08. Cendres fertiles
Robin Eymieux is an urban planner with a degree from Paris 1 Panthéon-Sorbonne University. He spent his childhood near the city of Tours, between the Cher and the Loire, in stimulating natural and historical surroundings. The closeness of the Château de Villandry gardens, the vitality of the riverbank plant life (now much degraded by recent climatic disturbances), and his family’s relationship with gardening all marked his imagination. He developed a taste for illustration, sketching and botany in parallel with his schooling. After non-specialist studies in urban and land-use planning, he sought to develop his knowledge of landscaping by taking a practical, hands-on approach to the craft. He joined the Champ Libre cooperative company with a view to diversifying his practice, deepening his love for the subject and honing his skills in direct contact with landscape designers. It has provided him with opportunities to work on conversion of urban spaces through landscape design in several Norman municipalities, including in Beuzeville, on conversion of a former manorhouse garden into a public park. The circumstances of his professional life have also taken him to the “Loire Châteaux” region, in particular to the Lochois, where he studied how best to convert an extensive floodplain of poplar plantations in grasslands and reedbeds for use by walkers and as venues for open-air art exhibitions. In the same vein, his current wish is to do what he can to contribute to the adaptations required to cope with global changes, through plantings, drawings and social contacts.
Antoine Debray is a landscape designer who graduated from Marseille’s National Higher School of Landscape (ENSP) in 2018, and an urban planner with a degree from the Institute of Urban Planning and Regional Development (IUAR) in Aix-en-Provence. After specialising in botany during his schooling in the Toulouse area, he went on to study at higher education institutions in Antibes’ Mediterranean climate and then in Marseille. He gradually developed his sensitivity to landscape and design, exploring the South of France’s landscapes from the Pyrenees Mountains to the creeks of Marseille. With a view to enriching and diversifying his approach to design, he spent some of his time as a student in Edinburgh in Scotland in order to acquaint himself with British methodologies, and then, for similar reasons, set off to Central America to explore Cuban and Mexican landscapes. He joined Champ Libre in 2021 and became a project leader. He develops design projects with naturalistic plant palettes and modest ambitions with regard to ecological diversification and improvement of living landscapes. During his first year at the ENSP, a series of fires devastated Marseille’s creeks and blackened the city’s skies. Over the course of years and his botanical excursions, those disasters helped him discover the natural resilience of Mediterranean plant life in the face of fire, and the gradual evolution of its landscapes.
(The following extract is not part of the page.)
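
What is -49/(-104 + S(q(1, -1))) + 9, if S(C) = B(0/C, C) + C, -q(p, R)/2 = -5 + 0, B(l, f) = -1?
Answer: 904/95 ≈ 9.5158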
After graduating in architecture in Hanoi, Xuan Tuan Nguyen travelled to Paris to further his knowledge of landscape and then of urban planning. He had been fascinated by nature ever since he was a little boy and, during his architectural studies in Hanoi, developed a keen interest in the subject of transition between urban areas and human activities and the vegetation that surrounds them. That was why he wanted to learn more about and assimilate the urbanistic and landscaping visions developed in Europe, a desire that finally pushed him to move to Paris and continue his landscape studies at the Higher School of Garden Architecture (ESAJ), and his urban planning studies at Gustave Eiffel University’s French Urban Planning Institute (IFU). His various professional influences are also enriched by his dual French-Vietnamese nationality. He joined the Champ Libre cooperative company in 2014, becoming landscape and urban planning project leader, with a view to exploiting his double culture in greater depth. His origins are expressed in the plant composition of the projects he designs, as well as in their aesthetics, simplicity and natural character. He also thrives on alternative projects, such as the Street Food Festival in Lyon, where his passion for growing Asian herbs was on full display, and on his activity as a hybrid architect, which he continues to carry out on Vietnamese soil. Hence, Xuan Tuan seeks to combine the two worlds in which he has come into his own, developing a multicultural practice and taking care never to put human and plant constructions in conflict with one another.